My son is 8 years old. Last year he was diagnosed with ADHD. He was having trouble focusing, relaxing, sleeping and social interactions with other kids at school. He even falsely failed a hearing test at school because he couldn’t focus long enough to raise his hand at the beep. He tends to speak loudly and is easily excited. He has taken Focalin and is now on the Daytrana patch, 20mg. He seems to look a little “out of it” while on either medication, and I have noticed a few changes that are making me question his diagnosis. He’s very ritualistic, needs to know exactly when things will happen (down to the minute). For example, he asked his Dad to watch a movie with him tonight. Now he’s asked 20 times, repeats what time it’s on, what channel it’s on, etc.
If a subject interests him he will Google it and study it until he can repeat the info verbatim. We thought it was great at first — he is very smart — but now we’re thinking it’s more like an obsession. He also pushes chairs in, wipes things off the desk, touches his face repeatedly and repeats himself constantly. Even when he’s in his room alone.
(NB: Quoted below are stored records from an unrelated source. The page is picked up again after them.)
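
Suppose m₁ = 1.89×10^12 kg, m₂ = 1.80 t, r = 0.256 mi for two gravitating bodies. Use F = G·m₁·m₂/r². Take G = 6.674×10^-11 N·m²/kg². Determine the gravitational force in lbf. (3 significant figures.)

From Newton's law of gravitation: F = Gm₁m₂/r².
m₁ = 1.89×10^12 kg; m₂ = 1.80 t = 1800 kg; r = 0.256 mi = 412.0 m; G = 6.674×10^-11 N·m²/kg².
F = 1.338 N  (the unit combination reduces to kg·m/s² = N)
1.338 N × (1 lbf / 4.448 N) = 0.3007 lbf

0.301 lbf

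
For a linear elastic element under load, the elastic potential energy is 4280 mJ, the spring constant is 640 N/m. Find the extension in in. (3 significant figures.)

Solving U = ½k·x² for x: x = √(2U/k).
U = 4280 mJ = 4.280 J; k = 640 N/m.
x = 0.1157 m
0.1157 m × (1 in / 0.02540 m) = 4.553 in

4.55 in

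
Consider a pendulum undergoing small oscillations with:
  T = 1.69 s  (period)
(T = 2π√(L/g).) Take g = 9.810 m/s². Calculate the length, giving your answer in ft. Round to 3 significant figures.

2.33 ft

Solving T = 2π√(L/g) for L: L = g·(T/2π)².
T = 1.69 s; g = 9.810 m/s².
L = 0.7097 m
0.7097 m × (1 ft / 0.3048 m) = 2.328 ft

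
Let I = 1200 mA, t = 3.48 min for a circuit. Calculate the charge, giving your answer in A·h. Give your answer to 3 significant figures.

q is given directly by: q = It.
I = 1200 mA = 1.200 A; t = 3.48 min = 208.8 s.
q = 250.6 C
250.6 C × (1 A·h / 3600 C) = 0.06960 A·h

0.0696 A·h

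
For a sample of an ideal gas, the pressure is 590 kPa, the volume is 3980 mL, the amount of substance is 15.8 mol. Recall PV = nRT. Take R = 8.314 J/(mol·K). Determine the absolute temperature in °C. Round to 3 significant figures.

-255 °C

Rearranging PV = nRT for T: T = PV/(nR).
P = 590 kPa = 5.900×10^5 Pa; V = 3980 mL = 0.003980 m³; n = 15.8 mol; R = 8.314 J/(mol·K).
T = 17.88 K
17.88 K − 273.15 = -255.3 °C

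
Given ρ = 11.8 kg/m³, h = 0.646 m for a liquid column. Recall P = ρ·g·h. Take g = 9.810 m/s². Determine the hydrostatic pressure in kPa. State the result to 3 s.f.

Directly: P = ρgh.
ρ = 11.8 kg/m³; h = 0.646 m; g = 9.810 m/s².
P = 74.78 Pa
74.78 Pa × (1 kPa / 1000 Pa) = 0.07478 kPa

0.0748 kPa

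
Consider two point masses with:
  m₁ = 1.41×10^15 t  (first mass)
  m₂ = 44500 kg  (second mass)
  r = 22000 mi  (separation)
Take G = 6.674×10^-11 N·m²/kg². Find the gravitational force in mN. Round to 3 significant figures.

From Newton's law of gravitation: F = Gm₁m₂/r².
m₁ = 1.41×10^15 t = 1.410×10^18 kg; m₂ = 44500 kg; r = 22000 mi = 3.541×10^7 m; G = 6.674×10^-11 N·m²/kg².
F = 0.003341 N
0.003341 N × (1 mN / 0.001000 N) = 3.341 mN

3.34 mN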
Usually I hear him saying…”ok, thank you, sorry”.
We will be telling his doctor these things next week, but I’d like to go to the appointment with a little knowledge about ADHD verses OCD in children. He is the youngest of four, the other kids are 20, 18 and 9. He is also the only boy.
The symptoms of ADHD are just that — symptoms. Hyperactivity, distractibility, inability to focus, poor impulse control, etc., are found in several childhood conditions. When we first notice these symptoms it is almost always assumed that ADHD is the reason. In your situation, as in half of ADHD children, there are additional symptoms of concern.
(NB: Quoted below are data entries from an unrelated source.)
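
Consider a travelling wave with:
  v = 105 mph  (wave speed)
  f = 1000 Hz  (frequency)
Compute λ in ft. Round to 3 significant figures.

Rearranging v = f·λ for λ: λ = v/f.
v = 105 mph = 46.94 m/s; f = 1000 Hz.
λ = 0.04694 m
0.04694 m × (1 ft / 0.3048 m) = 0.1540 ft

0.154 ft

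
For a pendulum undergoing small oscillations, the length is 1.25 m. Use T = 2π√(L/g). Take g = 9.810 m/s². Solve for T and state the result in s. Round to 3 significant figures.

2.24 s

Directly: T = 2π√(L/g).
L = 1.25 m; g = 9.810 m/s².
T = 2.243 s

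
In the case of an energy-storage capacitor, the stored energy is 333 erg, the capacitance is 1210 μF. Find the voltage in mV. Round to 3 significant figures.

Solving E = ½C·V² for V: V = √(2E/C).
E = 333 erg = 3.330×10^-5 J; C = 1210 μF = 0.001210 F.
V = 0.2346 V
0.2346 V × (1 mV / 0.001000 V) = 234.6 mV

235 mV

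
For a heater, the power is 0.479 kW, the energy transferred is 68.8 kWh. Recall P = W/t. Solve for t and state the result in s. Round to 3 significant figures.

Rearranging: t = W/P.
P = 0.479 kW = 479.0 W; W = 68.8 kWh = 2.477×10^8 J.
t = 5.171×10^5 s

5.17×10^5 s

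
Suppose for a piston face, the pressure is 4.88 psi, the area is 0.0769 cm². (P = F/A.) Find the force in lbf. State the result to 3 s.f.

0.0582 lbf

Solving P = F/A for F: F = P·A.
P = 4.88 psi = 33646 Pa; A = 0.0769 cm² = 7.690×10^-6 m².
F = 0.2587 N
0.2587 N × (1 lbf / 4.448 N) = 0.05817 lbf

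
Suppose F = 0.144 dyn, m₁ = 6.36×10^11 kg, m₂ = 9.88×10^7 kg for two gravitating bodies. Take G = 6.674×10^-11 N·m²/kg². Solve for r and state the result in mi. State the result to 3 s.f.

33500 mi

Rearranging: r = √(G·m₁m₂/F).
F = 0.144 dyn = 1.440×10^-6 N; m₁ = 6.36×10^11 kg; m₂ = 9.88×10^7 kg; G = 6.674×10^-11 N·m²/kg².
r = 5.397×10^7 m
5.397×10^7 m × (1 mi / 1609 m) = 33533 mi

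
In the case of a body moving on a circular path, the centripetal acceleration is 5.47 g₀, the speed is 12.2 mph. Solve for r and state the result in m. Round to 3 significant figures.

Solving a = v²/r for r: r = v²/a.
a = 5.47 g₀ = 53.64 m/s²; v = 12.2 mph = 5.454 m/s.
r = 0.5545 m

0.555 m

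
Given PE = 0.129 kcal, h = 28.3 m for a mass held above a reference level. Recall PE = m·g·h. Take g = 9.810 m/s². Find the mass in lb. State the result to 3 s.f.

4.29 lb

Rearranging PE = m·g·h for m: m = PE/(g·h).
PE = 0.129 kcal = 539.7 J; h = 28.3 m; g = 9.810 m/s².
m = 1.944 kg
1.944 kg × (1 lb / 0.4536 kg) = 4.286 lb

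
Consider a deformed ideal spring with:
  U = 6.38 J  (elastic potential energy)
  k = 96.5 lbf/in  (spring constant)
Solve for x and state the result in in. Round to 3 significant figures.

Rearranging: x = √(2U/k).
U = 6.38 J; k = 96.5 lbf/in = 16900 N/m.
x = 0.02748 m
0.02748 m × (1 in / 0.02540 m) = 1.082 in

1.08 in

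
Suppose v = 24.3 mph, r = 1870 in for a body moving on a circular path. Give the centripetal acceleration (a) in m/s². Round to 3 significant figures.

2.48 m/s²

a is given directly by: a = v²/r.
v = 24.3 mph = 10.86 m/s; r = 1870 in = 47.50 m.
a = 2.484 m/s²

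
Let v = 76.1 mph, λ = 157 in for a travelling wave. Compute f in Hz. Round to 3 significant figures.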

Your son is exhibiting obsessive thoughts and compulsive behaviors. While a diagnosis of OCD is likely, there may be additional issues. Some disorders are found in pairs. For example, ten percent of children with ADHD have Tourette’s Disorder. In children with Tourette’s Disorder, 66 percent have ADHD and 50 percent have OCD features. Some of the options:
- Tourette’s Disorder: OCD features, inability to focus, amd frequent repetitive motor/vocal behaviors that have no purpose (touching his face, repeating himself) are some signs. If he has Tourette’s Disorder, look for motor tics (facial grimaces, head movements, touching, purposeless behavior that has a pattern, etc.), subvocal tics (throat clearing, stomach sounds, clicks, etc.), or vocalized tics (sounds, noises, repetitive comments). Tourette’s and OCD are closely linked and the symptoms you mention are not uncommon in children with this dual diagnosis.
- If your son has Tourette’s Disorder — his current medications will increase/exaggerate his tics and OCD behaviors. While psychostimulants work well for “true” and uncomplicated ADHD, they create significant problems with Tourette’s. If his behaviors increased with the ADHD medications — Tourette’s is a good possibility.
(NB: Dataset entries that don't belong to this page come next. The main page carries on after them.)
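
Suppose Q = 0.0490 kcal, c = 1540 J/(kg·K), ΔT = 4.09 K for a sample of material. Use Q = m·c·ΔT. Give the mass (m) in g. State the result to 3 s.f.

Solving Q = m·c·ΔT for m: m = Q/(c·ΔT).
Q = 0.0490 kcal = 205.0 J; c = 1540 J/(kg·K); ΔT = 4.09 K.
m = 0.03255 kg
0.03255 kg × (1 g / 0.001000 kg) = 32.55 g

32.5 g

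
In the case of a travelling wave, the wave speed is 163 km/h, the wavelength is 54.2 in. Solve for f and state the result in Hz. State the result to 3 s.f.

32.9 Hz

Solving v = f·λ for f: f = v/λ.
v = 163 km/h = 45.28 m/s; λ = 54.2 in = 1.377 m.
f = 32.89 Hz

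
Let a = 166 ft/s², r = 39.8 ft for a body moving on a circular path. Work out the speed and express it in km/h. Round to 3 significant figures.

89.2 km/h

Rearranging a = v²/r for v: v = √(a·r).
a = 166 ft/s² = 50.60 m/s²; r = 39.8 ft = 12.13 m.
v = 24.77 m/s
24.77 m/s × (1 km/h / 0.2778 m/s) = 89.19 km/h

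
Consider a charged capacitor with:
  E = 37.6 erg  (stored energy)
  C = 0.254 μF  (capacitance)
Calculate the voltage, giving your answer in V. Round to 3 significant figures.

Solving E = ½C·V² for V: V = √(2E/C).
E = 37.6 erg = 3.760×10^-6 J; C = 0.254 μF = 2.540×10^-7 F.
V = 5.441 V  (the unit combination reduces to kg·m²/(A·s³) = V)

5.44 V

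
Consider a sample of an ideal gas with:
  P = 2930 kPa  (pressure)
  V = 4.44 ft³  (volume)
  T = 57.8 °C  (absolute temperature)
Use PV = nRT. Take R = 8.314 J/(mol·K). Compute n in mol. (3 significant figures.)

Rearranging PV = nRT for n: n = PV/(RT).
P = 2930 kPa = 2.930×10^6 Pa; V = 4.44 ft³ = 0.1257 m³; T = 57.8 °C = 330.9 K; R = 8.314 J/(mol·K).
n = 133.9 mol

134 mol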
- Another possible diagnosis is Asperger’s Disorder. Compulsive searching and preoccupation with special topics is often found in this situation. Children with AD are preoccupied with sameness and may have motor (physical) behaviors that are odd and purposeless. AS children often have poor social skills.
In doing your homework before seeing the physician, I’d research Tourette’s Disorder, OCD in Children, ADHD, and Asperger’s Disorder. What is clear from your articulate description is that more than ADHD is present in this case. While most ADHD treatment is provided by pediatricians, they are often not trained in dual diagnosis cases such as ADHD and OCD, Tourette’s and OCD, etc. I would consider consultation with a pediatric neurologist or pediatric psychiatrist. As you’ve noticed, traditional ADHD meds will not work well when two diagnoses are present.